The response is an HTML page which we'll have to parse. So we'll use BeautifulSoup to take the response string and parse the HTML:

In [10]:
soup = bs4.BeautifulSoup(send_request(), 'html.parser')

The number of results for a search for "teacher" is in a `span` element with an `id` of `#ctl00_ContentPlaceHolder1_JobSearchForm1_lblCount`. Let's use BS4 to find that and print the value.

In [11]:
count = soup.find(id='ctl00_ContentPlaceHolder1_JobSearchForm1_lblCount').text
print(count)

2577


Let's also add the date and time of retrieval. We'll put the date along with the count into an array so we can easily add it as a row to a CSV.

**NOTE** We are using timezone to set UTC as the time on everything, because that is what Github Actions uses.

In [12]:
from datetime import datetime, timezone

current_time = datetime.now(timezone.utc).strftime("%m/%d/%Y, %H:%M")

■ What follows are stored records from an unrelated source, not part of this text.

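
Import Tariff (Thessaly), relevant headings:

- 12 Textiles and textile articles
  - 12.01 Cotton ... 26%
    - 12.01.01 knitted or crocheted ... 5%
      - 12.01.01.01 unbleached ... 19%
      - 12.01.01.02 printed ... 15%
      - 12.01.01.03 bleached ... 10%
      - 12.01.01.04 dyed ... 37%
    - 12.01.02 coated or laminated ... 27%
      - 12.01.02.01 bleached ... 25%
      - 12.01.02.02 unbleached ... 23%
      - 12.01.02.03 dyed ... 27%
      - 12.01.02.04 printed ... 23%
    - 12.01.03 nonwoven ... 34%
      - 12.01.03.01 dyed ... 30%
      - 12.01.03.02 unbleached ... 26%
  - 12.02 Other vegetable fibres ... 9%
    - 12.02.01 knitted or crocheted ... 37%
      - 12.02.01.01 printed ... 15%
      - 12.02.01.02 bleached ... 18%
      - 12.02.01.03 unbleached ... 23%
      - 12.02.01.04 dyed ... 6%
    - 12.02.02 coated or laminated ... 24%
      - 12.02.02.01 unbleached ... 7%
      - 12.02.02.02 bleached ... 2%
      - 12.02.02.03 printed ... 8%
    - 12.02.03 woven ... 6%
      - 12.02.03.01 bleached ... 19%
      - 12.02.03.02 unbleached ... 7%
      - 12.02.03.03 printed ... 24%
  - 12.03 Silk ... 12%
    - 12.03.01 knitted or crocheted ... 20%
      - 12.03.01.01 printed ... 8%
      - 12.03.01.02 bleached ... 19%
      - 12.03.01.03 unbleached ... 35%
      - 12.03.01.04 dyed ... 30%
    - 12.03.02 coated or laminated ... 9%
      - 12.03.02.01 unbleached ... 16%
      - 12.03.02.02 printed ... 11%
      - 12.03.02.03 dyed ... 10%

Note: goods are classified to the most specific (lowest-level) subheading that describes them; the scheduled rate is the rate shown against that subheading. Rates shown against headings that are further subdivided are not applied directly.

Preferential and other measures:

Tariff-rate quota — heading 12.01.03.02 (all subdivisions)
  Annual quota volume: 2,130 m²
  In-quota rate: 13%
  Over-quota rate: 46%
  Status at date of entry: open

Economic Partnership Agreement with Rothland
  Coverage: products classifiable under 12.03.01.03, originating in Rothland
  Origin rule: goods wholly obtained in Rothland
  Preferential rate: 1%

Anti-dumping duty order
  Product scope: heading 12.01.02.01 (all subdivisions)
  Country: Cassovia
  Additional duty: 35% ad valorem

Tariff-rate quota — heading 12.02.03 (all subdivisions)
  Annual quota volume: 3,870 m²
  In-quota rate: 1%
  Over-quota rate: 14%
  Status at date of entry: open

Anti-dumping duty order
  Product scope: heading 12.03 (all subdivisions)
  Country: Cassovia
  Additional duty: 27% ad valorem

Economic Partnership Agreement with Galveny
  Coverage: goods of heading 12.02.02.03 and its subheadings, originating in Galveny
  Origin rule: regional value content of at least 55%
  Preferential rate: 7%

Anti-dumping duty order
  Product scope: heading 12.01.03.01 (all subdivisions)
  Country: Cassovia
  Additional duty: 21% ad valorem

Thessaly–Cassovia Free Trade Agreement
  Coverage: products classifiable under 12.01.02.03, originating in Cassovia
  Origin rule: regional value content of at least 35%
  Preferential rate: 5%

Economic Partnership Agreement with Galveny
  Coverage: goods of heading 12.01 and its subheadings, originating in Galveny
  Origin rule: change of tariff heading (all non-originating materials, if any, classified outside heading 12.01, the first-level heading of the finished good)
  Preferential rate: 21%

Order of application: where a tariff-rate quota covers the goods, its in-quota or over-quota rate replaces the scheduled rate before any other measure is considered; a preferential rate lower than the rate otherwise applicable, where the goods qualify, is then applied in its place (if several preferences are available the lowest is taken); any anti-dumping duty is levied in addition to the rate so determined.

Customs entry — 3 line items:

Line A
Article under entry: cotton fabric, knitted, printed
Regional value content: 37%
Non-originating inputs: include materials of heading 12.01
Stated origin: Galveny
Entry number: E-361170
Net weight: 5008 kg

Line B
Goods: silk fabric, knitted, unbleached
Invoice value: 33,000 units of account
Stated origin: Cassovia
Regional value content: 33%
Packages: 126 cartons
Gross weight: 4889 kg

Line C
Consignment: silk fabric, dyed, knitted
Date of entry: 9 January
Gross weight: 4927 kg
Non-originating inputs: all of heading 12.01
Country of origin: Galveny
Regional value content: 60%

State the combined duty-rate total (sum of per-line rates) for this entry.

107%

Line A: cotton → 12.01; knitted → 12.01.01; printed → 12.01.01.02. Scheduled 15%. Galveny agreement on 12.02.02.03: 12.01.01.02 not covered; Galveny agreement on 12.01: CTH not met. → 15%.
Line B: silk → 12.03; knitted → 12.03.01; unbleached → 12.03.01.03. Scheduled 35%. Cassovia agreement on 12.01.02.03: 12.03.01.03 not covered; anti-dumping (Cassovia, 12.03): +27%; total 35% + 27% = 62%. → 62%.
Line C: silk → 12.03; knitted → 12.03.01; dyed → 12.03.01.04. Scheduled 30%. Galveny agreement on 12.02.02.03: 12.03.01.04 not covered; Galveny agreement on 12.01: 12.03.01.04 not covered. → 30%.
Sum: 15% + 62% + 30% = 107%.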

row = [count.strip(), current_time]
print(row)

['2577', '06/27/2022, 11:53']


Time to write the result to a CSV, and for that we'll need the Python CSV library.

In [25]:
import os
import csv

And we'll also prepare the headers for the CSV file, and the filename.

In [13]:
HEADERS = ['count','datetime']
FILENAME = 'teacher_vacancies_count.csv'

Let's check if the file already exists. If it does, we'll just add a row, if not, then we create the file from scratch and add the headers.

In [40]:
if not os.path.isfile(FILENAME):
   with open(FILENAME, 'w', newline='') as outfile:
    writer = csv.writer(outfile)
    writer.writerow(HEADERS)
    writer.writerow(row)
else: # else it exists so append without writing the header
   with open(FILENAME, 'a', newline='') as outfile:
    writer = csv.writer(outfile)
    writer.writerow(row)

Done! 👏